HAVING AN MRI / WAITING FOR LAUNDRY
I am wondering how a childhood that seemed almost miserable at times can be looked back upon with such an aching love for even the smallest detail. Because the noise here inside the MRI machine is so common, so familiar, that within seconds I am leaning against the wall near the back door of my mother's house, circa 1975, listening to the green Maytag spin. The breeze does not circulate mechanically through a closed, bright tube; it wafts through the open door hung with flowered curtains my mother sewed herself in the room across from mine, and they are so lovely I am afraid to touch them.

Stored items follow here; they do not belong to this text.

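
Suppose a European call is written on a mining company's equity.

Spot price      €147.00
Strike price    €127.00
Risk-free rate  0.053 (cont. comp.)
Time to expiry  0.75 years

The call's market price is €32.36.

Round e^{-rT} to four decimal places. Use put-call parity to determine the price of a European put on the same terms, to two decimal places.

€7.41

exp(−rT) = exp(−0.053·0.75) = 0.9610
Put-call parity: C − P = S − K·e^(−rT) = 147 − 127·0.9610 = 147 − 122.0470 = 24.9530
P = C − (C − P) = 32.36 − (24.9530) = 7.4070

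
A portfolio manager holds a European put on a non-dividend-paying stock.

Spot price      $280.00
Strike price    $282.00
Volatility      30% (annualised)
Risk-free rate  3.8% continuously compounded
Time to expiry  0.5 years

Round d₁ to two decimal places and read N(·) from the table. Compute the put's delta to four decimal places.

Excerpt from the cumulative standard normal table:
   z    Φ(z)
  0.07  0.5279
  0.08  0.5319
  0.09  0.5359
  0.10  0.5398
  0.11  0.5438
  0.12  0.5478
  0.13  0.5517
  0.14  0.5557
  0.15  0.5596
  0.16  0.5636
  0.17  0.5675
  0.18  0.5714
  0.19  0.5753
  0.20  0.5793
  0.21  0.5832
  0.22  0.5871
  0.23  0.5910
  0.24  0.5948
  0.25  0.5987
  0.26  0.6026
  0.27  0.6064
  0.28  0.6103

-0.4364

σ√T = 0.3·√0.5 = 0.2121
d₁ = [ln(280/282) + (0.038 + 0.3²/2)·0.5] / 0.2121 = [-0.0071 + 0.0415] / 0.2121 = 0.1621 ⇒ 0.16
N(d₁) = N(0.16) = 0.5636
Δ_put = N(d₁) − 1 = 0.5636 − 1 = -0.4364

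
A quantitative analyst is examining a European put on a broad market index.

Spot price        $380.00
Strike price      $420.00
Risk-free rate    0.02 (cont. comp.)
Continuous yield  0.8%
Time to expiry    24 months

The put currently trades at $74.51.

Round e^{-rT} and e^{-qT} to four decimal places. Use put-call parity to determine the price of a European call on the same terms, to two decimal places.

exp(−qT) = exp(−0.008·2) = 0.9841;  exp(−rT) = exp(−0.02·2) = 0.9608
Put-call parity: C − P = S·e^(−qT) − K·e^(−rT) = 380·0.9841 − 420·0.9608 = 373.9580 − 403.5360 = -29.5780
C = P + (C − P) = 74.51 + (-29.5780) = 44.9320

$44.93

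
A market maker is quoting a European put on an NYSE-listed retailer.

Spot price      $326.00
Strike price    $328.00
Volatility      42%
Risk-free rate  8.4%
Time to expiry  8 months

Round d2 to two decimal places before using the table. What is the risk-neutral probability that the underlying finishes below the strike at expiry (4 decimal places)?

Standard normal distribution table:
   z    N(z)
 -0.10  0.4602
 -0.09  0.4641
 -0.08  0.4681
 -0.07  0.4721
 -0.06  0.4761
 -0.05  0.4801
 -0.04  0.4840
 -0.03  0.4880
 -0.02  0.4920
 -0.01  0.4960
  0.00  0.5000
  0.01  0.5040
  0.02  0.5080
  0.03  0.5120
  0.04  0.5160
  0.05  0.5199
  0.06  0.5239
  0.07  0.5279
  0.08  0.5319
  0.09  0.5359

T = 0.6667;  σ√T = 0.3429
ln(S/K) + (r + σ²/2)T = ln(326/328) + (0.084 + 0.42²/2)·0.6667 = -0.0061 + 0.1148 = 0.1087
d₁ = 0.1087 / 0.3429 = 0.3169 ⇒ 0.32
d₂ = d₁ − σ√T = 0.3169 − 0.3429 = -0.0260 ⇒ -0.03
Risk-neutral Pr[S_T < K] = N(−d₂) = N(0.03) = 0.5120

0.5120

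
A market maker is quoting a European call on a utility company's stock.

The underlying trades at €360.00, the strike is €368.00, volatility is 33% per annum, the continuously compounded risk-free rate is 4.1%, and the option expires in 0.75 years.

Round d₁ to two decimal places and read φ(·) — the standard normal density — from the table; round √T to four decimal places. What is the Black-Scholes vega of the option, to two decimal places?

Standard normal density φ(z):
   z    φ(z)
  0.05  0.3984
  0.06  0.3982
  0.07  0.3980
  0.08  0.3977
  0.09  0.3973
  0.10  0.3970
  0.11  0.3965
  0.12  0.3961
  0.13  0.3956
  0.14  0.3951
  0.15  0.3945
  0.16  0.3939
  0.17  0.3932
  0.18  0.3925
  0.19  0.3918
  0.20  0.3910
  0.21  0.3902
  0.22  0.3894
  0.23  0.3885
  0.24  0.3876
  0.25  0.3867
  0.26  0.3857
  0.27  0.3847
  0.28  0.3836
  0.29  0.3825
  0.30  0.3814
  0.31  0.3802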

It is 1975, so my father is already dead but not my grandmother, and with my eyes closed I feel her moving through the house behind me, smoothing sheets, waiting. It is 1975, so my brother may already be smoking pot in some local basement but could then run up the steps and home for dinner, having still his childhood and all his limbs. It is 1975, so I have never been in love or made love to, never almost died from cancer, never married, never carried and bore my son, never had this MRI. It is 1975 and I am twelve in a house I know so well I can tell you - that cupboard? - left to right, bleach, silver polish, Bon Ami, a china dish filled with slivers of still-good soap. It is 1975, and I am just a girl waiting for laundry, trying to help her mother. Then the nurse cuts in over the speaker to tell me I am finished just in time: because I tell you, I am certain, that in a few more seconds that bell would have rung, as clear as the sunlight through the open door, telling me the cycle was over - and that sound, circa 1975, would surely have stopped my heart.